Optometry Today- Is Your Child Ready For Contact Lenses?
If you have a teen or pre-teen child who wears glasses, chances are you might have had the ‘contact lenses’ discussion with them. Most teens wish to go for
contact lenses due to the obvious benefits over glasses, but is your child ready? As a parent you might be wondering if it is safe for children to wear
contacts. Well, it most certainly is, according to ophthalmologists; the perfect age for a child to start wearing contacts is between 11 and 12.
The reason why contacts give a sharp vision is that they sit directly on the eye, offering a clear view with less distortion. Contacts also give users a
perfect peripheral vision, which isn’t the case with glasses. The frames of glasses block certain angles of vision, forcing the wearer to turn their head
Self-Esteem And Confidence
Teens and children want to look good among their friends, they wish to standout. That is the reason most teens despise glasses as they look slightly bulky.

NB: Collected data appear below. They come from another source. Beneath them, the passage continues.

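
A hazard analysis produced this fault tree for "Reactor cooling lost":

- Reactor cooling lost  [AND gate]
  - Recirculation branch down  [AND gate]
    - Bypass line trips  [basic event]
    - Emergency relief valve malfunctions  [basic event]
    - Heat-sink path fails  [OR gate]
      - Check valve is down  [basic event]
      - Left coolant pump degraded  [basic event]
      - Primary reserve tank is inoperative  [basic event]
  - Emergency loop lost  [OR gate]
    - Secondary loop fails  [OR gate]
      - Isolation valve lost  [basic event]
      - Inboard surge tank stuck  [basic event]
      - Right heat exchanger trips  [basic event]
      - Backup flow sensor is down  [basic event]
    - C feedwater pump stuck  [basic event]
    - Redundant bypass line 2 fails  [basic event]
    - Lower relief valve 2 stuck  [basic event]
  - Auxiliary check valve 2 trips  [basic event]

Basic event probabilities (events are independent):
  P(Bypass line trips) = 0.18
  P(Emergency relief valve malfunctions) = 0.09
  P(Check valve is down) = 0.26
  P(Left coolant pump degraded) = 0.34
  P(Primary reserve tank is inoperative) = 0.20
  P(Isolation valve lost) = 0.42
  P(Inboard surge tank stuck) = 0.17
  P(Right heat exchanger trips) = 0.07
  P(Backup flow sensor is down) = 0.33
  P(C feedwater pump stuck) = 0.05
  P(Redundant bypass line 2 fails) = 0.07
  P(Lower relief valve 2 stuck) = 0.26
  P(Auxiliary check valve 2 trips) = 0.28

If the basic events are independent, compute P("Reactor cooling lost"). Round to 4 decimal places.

0.0022

P(Heat-sink path fails) [OR] = 1 − (1−0.26) × (1−0.34) × (1−0.20) = 0.609280
P(Recirculation branch down) [AND] = 0.18 × 0.09 × 0.609280 = 0.009870
P(Secondary loop fails) [OR] = 1 − (1−0.42) × (1−0.17) × (1−0.07) × (1−0.33) = 0.700040
P(Emergency loop lost) [OR] = 1 − (1−0.700040) × (1−0.05) × (1−0.07) × (1−0.26) = 0.803889
P(Reactor cooling lost) [AND] = 0.009870 × 0.803889 × 0.28 = 0.002222
Rounded to 4 decimal places: P(Reactor cooling lost) ≈ 0.0022.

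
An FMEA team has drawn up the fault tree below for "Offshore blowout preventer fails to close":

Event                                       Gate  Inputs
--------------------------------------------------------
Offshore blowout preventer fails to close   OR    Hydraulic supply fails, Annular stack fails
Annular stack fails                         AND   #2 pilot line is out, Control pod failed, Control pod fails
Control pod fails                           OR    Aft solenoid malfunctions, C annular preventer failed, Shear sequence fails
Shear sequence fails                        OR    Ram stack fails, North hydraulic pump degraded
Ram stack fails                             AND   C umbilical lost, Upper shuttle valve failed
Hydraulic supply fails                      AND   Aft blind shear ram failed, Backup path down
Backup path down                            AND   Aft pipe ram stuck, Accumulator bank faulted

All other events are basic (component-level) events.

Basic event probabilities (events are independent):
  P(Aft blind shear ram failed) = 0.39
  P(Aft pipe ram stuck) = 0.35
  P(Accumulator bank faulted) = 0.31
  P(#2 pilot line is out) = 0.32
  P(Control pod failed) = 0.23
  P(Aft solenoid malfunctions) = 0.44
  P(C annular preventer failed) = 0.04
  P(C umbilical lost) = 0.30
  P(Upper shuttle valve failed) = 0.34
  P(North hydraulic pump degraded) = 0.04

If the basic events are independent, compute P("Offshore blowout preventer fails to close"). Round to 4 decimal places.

0.0801

P(Backup path down) [AND] = 0.35 × 0.31 = 0.108500
P(Hydraulic supply fails) [AND] = 0.39 × 0.108500 = 0.042315
P(Ram stack fails) [AND] = 0.30 × 0.34 = 0.102000
P(Shear sequence fails) [OR] = 1 − (1−0.102000) × (1−0.04) = 0.137920
P(Control pod fails) [OR] = 1 − (1−0.44) × (1−0.04) × (1−0.137920) = 0.536546
P(Annular stack fails) [AND] = 0.32 × 0.23 × 0.536546 = 0.039490
P(Offshore blowout preventer fails to close) [OR] = 1 − (1−0.042315) × (1−0.039490) = 0.080134
Rounded to 4 decimal places: P(Offshore blowout preventer fails to close) ≈ 0.0801.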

Contacts can help boost the confidence and self-esteem of your child, resulting in better performance at school and a larger, better social circle.
Beneficial For Sport Loving Teens
Does your child love to play sports like football or basketball? If so, contacts can help get over some of the most annoying things they might have to face
with their glasses. Glasses tend to slip down the nose due to perspiration, and they fog up as well. However, this is not the case with contacts, as they
provide a better peripheral vision and there are no hassles. Your teens can also put on protective eyewear if they use contacts.
Sense Of Responsibility
If you have problems getting your child to do things like brush their teeth, wash their hands or other personal hygiene responsibilities, then you might
have to think again. Contact lenses require the utmost care to minimize risks and complications, be sure your children understand that they need to take
care of their contacts themselves.
One of the biggest risk behind children wearing contacts, is the risk of infection. Eye infections can happen due to improper cleaning and debris buildups
in the eye. Over-wearing the lenses might also cause serious complications like potentially blinding corneal ulcers.
If you wish to get contacts for your child, you will need to visit an experienced children’s eye doctor, who will conduct a test to check if your child is
an eligible candidate. Allergies and other conditions like dry or itchy eyes might also require special measures to wear contacts.
Just be sure that your child understands the risks and responsibilities that come along wearing contacts. If you feel they are not yet responsible enough
to wear contacts with care, then it is better to stick to glasses for the time being!